I just love this pattern - it is very graceful and feminine.
01 July 2008
I didn’t knit anything else for many years after that (marriage, moving to the
Then, again a hiatus of about 2 years. Then I started a crochet blanket, also acrylic, and finished it in a few months – it was a rather boring all-over pattern, and I did mess up attaching the border to it, but that’s only obvious if you actually count the border pattern repeats on each side. It’s dark red, and now protects a chair from cat-hair:
Of course, sometimes I forget to put it there:
I was quite proud of that blanket, actually. At that time I liked crochet more than knitting, so I crocheted a few doilies as gifts. I still have the sample doily:
This sweater is very heavy, somewhat stiff and w-a-r-m. I still wear it sometimes when it gets really cold. It’s an all-over pattern that mimics knitted cables (but only at a distance of about 10 yards!)
That’s when I decided to turn to knitting, because it’s just … more elegant, and less stiff. Of course, I should have used bigger needles or thinner yarn, but at that time I just used what I had. Don't get me wrong, I think crochet can be beautiful in the form of lace, or decorations, but for garments, I prefer knitting. So I did a few easy knitting projects (scarves, placemat, a few hats, and stuff like that) to warm up. At that time (probably about 2002) I also started to read knitting books, and became more interested in different techniques. I decided to make my husband a sweater with an all-over cable pattern which took me a few months, but turned out quite well. I even seamed it together perfectly (the sweater itself is not perfect, and now I would use a different yarn, a different pattern and a different color! -- OK, a whole different sweater!).

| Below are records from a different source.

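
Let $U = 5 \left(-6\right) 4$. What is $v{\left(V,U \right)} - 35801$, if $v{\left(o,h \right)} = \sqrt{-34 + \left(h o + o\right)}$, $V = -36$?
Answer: $-35801 + 5 \sqrt{170} \approx -35736.0$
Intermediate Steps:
$U = -120$ ($U = \left(-30\right) 4 = -120$)
$v{\left(o,h \right)} = \sqrt{-34 + o + h o}$ ($v{\left(o,h \right)} = \sqrt{-34 + \left(o + h o\right)} = \sqrt{-34 + o + h o}$)
$v{\left(V,U \right)} - 35801 = \sqrt{-34 - 36 - -4320} - 35801 = \sqrt{-34 - 36 + 4320} - 35801 = \sqrt{4250} - 35801 = 5 \sqrt{170} - 35801 = -35801 + 5 \sqrt{170}$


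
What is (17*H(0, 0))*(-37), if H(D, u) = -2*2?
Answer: 2516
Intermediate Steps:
H(D, u) = -4
(17*H(0, 0))*(-37) = (17*(-4))*(-37) = -68*(-37) = 2516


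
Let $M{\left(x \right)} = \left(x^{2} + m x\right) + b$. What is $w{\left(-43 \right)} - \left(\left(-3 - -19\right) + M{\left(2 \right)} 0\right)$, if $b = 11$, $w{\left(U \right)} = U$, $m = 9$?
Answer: $-59$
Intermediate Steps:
$M{\left(x \right)} = 11 + x^{2} + 9 x$ ($M{\left(x \right)} = \left(x^{2} + 9 x\right) + 11 = 11 + x^{2} + 9 x$)
$w{\left(-43 \right)} - \left(\left(-3 - -19\right) + M{\left(2 \right)} 0\right) = -43 - \left(\left(-3 - -19\right) + \left(11 + 2^{2} + 9 \cdot 2\right) 0\right) = -43 - \left(\left(-3 + 19\right) + \left(11 + 4 + 18\right) 0\right) = -43 - \left(16 + 33 \cdot 0\right) = -43 - \left(16 + 0\right) = -43 - 16 = -59$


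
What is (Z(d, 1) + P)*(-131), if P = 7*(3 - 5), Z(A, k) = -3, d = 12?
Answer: 2227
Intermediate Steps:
P = -14 (P = 7*(-2) = -14)
(Z(d, 1) + P)*(-131) = (-3 - 14)*(-131) = -17*(-131) = 2227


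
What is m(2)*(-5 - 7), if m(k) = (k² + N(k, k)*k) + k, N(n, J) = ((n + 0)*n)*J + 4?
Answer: -360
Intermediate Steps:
N(n, J) = 4 + J*n² (N(n, J) = (n*n)*J + 4 = n²*J + 4 = J*n² + 4 = 4 + J*n²)
m(k) = k + k² + k*(4 + k³) (m(k) = (k² + (4 + k*k²)*k) + k = (k² + (4 + k³)*k) + k = (k² + k*(4 + k³)) + k = k + k² + k*(4 + k³))
m(2)*(-5 - 7) = (2*(5 + 2 + 2³))*(-5 - 7) = (2*(5 + 2 + 8))*(-12) = (2*15)*(-12) = 30*(-12) = -360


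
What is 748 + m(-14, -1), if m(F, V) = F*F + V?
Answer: 943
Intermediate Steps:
m(F, V) = V + F² (m(F, V) = F² + V = V + F²)
748 + m(-14, -1) = 748 + (-1 + (-14)²) = 748 + (-1 + 196) = 748 + 195 = 943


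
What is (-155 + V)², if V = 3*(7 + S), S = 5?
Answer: 14161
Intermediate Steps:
V = 36 (V = 3*(7 + 5) = 3*12 = 36)
(-155 + V)² = (-155 + 36)² = (-119)² = 14161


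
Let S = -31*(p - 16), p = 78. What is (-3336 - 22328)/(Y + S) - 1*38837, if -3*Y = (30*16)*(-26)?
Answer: -43471435/1119 ≈ -38848.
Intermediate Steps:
S = -1922 (S = -31*(78 - 16) = -31*62 = -1922)
Y = 4160 (Y = -30*16*(-26)/3 = -160*(-26) = -1/3*(-12480) = 4160)
(-3336 - 22328)/(Y + S) - 1*38837 = (-3336 - 22328)/(4160 - 1922) - 1*38837 = -25664/2238 - 38837 = -25664*1/2238 - 38837 = -12832/1119 - 38837 = -43471435/1119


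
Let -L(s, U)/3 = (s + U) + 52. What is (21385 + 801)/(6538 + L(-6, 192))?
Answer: 11093/2912 ≈ 3.8094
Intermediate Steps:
L(s, U) = -156 - 3*U - 3*s (L(s, U) = -3*((s + U) + 52) = -3*((U + s) + 52) = -3*(52 + U + s) = -156 - 3*U - 3*s)
(21385 + 801)/(6538 + L(-6, 192)) = (21385 + 801)/(6538 + (-156 - 3*192 - 3*(-6))) = 22186/(6538 + (-156 - 576 + 18)) = 22186/(6538 - 714) = 22186/5824 = 22186*(1/5824) = 11093/2912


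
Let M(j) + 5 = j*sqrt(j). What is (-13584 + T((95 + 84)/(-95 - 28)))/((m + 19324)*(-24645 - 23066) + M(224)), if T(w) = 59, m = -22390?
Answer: -1978462981525/21398400400210817 + 12118400*sqrt(14)/21398400400210817 ≈ -9.2456e-5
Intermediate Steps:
M(j) = -5 + j**(3/2) (M(j) = -5 + j*sqrt(j) = -5 + j**(3/2))
(-13584 + T((95 + 84)/(-95 - 28)))/((m + 19324)*(-24645 - 23066) + M(224)) = (-13584 + 59)/((-22390 + 19324)*(-24645 - 23066) + (-5 + 224**(3/2))) = -13525/(-3066*(-47711) + (-5 + 896*sqrt(14))) = -13525/(146281926 + (-5 + 896*sqrt(14))) = -13525/(146281921 + 896*sqrt(14))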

After I asked him why he wasn't wearing it, he finally admitted that he did not like the collar and rolled hems, so I re-did these parts – which was easy, because by then I had read Elizabeth Zimmermann’s books. I love EZ! She taught me so much!
Since then I have been knitting (and buying knitting books) continuously, and have always one to three projects going (usually one sock project, one bigger/more complicated project, and one that’s in a boring phase). That’s pretty much my limit. I can’t understand how people have 20 or 30 WIPs going at the same time. Whenever I pick up a project after working on another one for a while, I have to read the instructions again, double-check where I left off, and just “get into it” again. It’s a mystery to me how someone can just switch between so many projects.

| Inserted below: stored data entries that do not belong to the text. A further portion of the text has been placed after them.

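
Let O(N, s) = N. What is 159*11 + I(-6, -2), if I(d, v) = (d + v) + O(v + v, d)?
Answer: 1737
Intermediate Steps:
I(d, v) = d + 3*v (I(d, v) = (d + v) + (v + v) = (d + v) + 2*v = d + 3*v)
159*11 + I(-6, -2) = 159*11 + (-6 + 3*(-2)) = 1749 + (-6 - 6) = 1749 - 12 = 1737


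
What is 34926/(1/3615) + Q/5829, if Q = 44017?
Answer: 735954953227/5829 ≈ 1.2626e+8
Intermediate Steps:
34926/(1/3615) + Q/5829 = 34926/(1/3615) + 44017/5829 = 34926/(1/3615) + 44017*(1/5829) = 34926*3615 + 44017/5829 = 126257490 + 44017/5829 = 735954953227/5829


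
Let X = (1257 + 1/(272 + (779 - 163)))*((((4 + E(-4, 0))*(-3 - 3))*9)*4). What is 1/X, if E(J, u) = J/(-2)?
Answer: -37/60275718 ≈ -6.1385e-7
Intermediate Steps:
E(J, u) = -J/2 (E(J, u) = J*(-1/2) = -J/2)
X = -60275718/37 (X = (1257 + 1/(272 + (779 - 163)))*((((4 - 1/2*(-4))*(-3 - 3))*9)*4) = (1257 + 1/(272 + 616))*((((4 + 2)*(-6))*9)*4) = (1257 + 1/888)*(((6*(-6))*9)*4) = (1257 + 1/888)*(-36*9*4) = 1116217*(-324*4)/888 = (1116217/888)*(-1296) = -60275718/37 ≈ -1.6291e+6)
1/X = 1/(-60275718/37) = -37/60275718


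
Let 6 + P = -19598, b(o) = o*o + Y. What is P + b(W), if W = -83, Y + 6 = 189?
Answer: -12532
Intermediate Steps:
Y = 183 (Y = -6 + 189 = 183)
b(o) = 183 + o² (b(o) = o*o + 183 = o² + 183 = 183 + o²)
P = -19604 (P = -6 - 19598 = -19604)
P + b(W) = -19604 + (183 + (-83)²) = -19604 + (183 + 6889) = -19604 + 7072 = -12532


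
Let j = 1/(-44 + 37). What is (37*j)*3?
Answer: -111/7 ≈ -15.857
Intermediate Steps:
j = -⅐ (j = 1/(-7) = -⅐ ≈ -0.14286)
(37*j)*3 = (37*(-⅐))*3 = -37/7*3 = -111/7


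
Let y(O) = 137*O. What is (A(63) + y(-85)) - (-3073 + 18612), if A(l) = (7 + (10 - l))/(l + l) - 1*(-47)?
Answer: -1709654/63 ≈ -27137.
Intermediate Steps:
A(l) = 47 + (17 - l)/(2*l) (A(l) = (17 - l)/((2*l)) + 47 = (17 - l)*(1/(2*l)) + 47 = (17 - l)/(2*l) + 47 = 47 + (17 - l)/(2*l))
(A(63) + y(-85)) - (-3073 + 18612) = ((½)*(17 + 93*63)/63 + 137*(-85)) - (-3073 + 18612) = ((½)*(1/63)*(17 + 5859) - 11645) - 1*15539 = ((½)*(1/63)*5876 - 11645) - 15539 = (2938/63 - 11645) - 15539 = -730697/63 - 15539 = -1709654/63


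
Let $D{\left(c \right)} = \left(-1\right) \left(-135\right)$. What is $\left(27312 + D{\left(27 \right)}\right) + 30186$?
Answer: $57633$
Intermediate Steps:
$D{\left(c \right)} = 135$
$\left(27312 + D{\left(27 \right)}\right) + 30186 = \left(27312 + 135\right) + 30186 = 27447 + 30186 = 57633$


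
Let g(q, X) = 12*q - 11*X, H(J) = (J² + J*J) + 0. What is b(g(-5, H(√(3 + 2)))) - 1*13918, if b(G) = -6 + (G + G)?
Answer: -14264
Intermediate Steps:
H(J) = 2*J² (H(J) = (J² + J²) + 0 = 2*J² + 0 = 2*J²)
g(q, X) = -11*X + 12*q
b(G) = -6 + 2*G
b(g(-5, H(√(3 + 2)))) - 1*13918 = (-6 + 2*(-22*(√(3 + 2))² + 12*(-5))) - 1*13918 = (-6 + 2*(-22*(√5)² - 60)) - 13918 = (-6 + 2*(-22*5 - 60)) - 13918 = (-6 + 2*(-11*10 - 60)) - 13918 = (-6 + 2*(-110 - 60)) - 13918 = (-6 + 2*(-170)) - 13918 = (-6 - 340) - 13918 = -346 - 13918 = -14264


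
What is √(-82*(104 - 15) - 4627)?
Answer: 15*I*√53 ≈ 109.2*I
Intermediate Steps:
√(-82*(104 - 15) - 4627) = √(-82*89 - 4627) = √(-7298 - 4627) = √(-11925) = 15*I*√53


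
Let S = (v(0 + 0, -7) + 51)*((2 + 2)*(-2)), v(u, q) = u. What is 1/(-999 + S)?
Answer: -1/1407 ≈ -0.00071073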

So that’s my knitting history … currently I am expanding my horizon by lace-knitting. After practicing a bit, I plan to design my own shawl. Just following a pattern all the time gets boring real quickly – I love to experiment and do my own thing – it’s the same with cooking … I only follow the recipe once, then I adjust it. (Never mind that this sometimes led to disaster …)
Other things I like: Cats ... and dogs (all animals, actually), reading, gardening, yoga, the TV series “Reaper”, and traveling (I’ve been to Tunisia, Italy, South Africa, France, Argentina, Chile, Peru, Canada).
Till next time.
29 June 2008
BadCat calls it the Grand Spider ... I cannot see the spiders :-) ... others say it looks more like people. Either way, it's a beautiful pattern.
In other news ... Germany did not win the European Soccer Championship (sob), let's see how they do in the World Cup in two years.
We saw WALL*E this weekend - a very good movie, with a message and a love story! Pixar always does a short before the main feature film - this one was really funny. It was called Presto (I believe) and is about a hungry magician's rabbit (you know: the ones that get pulled out of a hat) who refuses to play along until he's fed.
24 June 2008
This is a nice practice for someone like me who knows how to do the basics, but hasn't yet tried lace knitting. Eventually I hope to graduate and try one of the Niebling patterns. But before then I want to design my own Shetland/Orenburg style lace shawl.
Tomorrow are the semi-finals of the European Soccer Championship. Go Germany!!!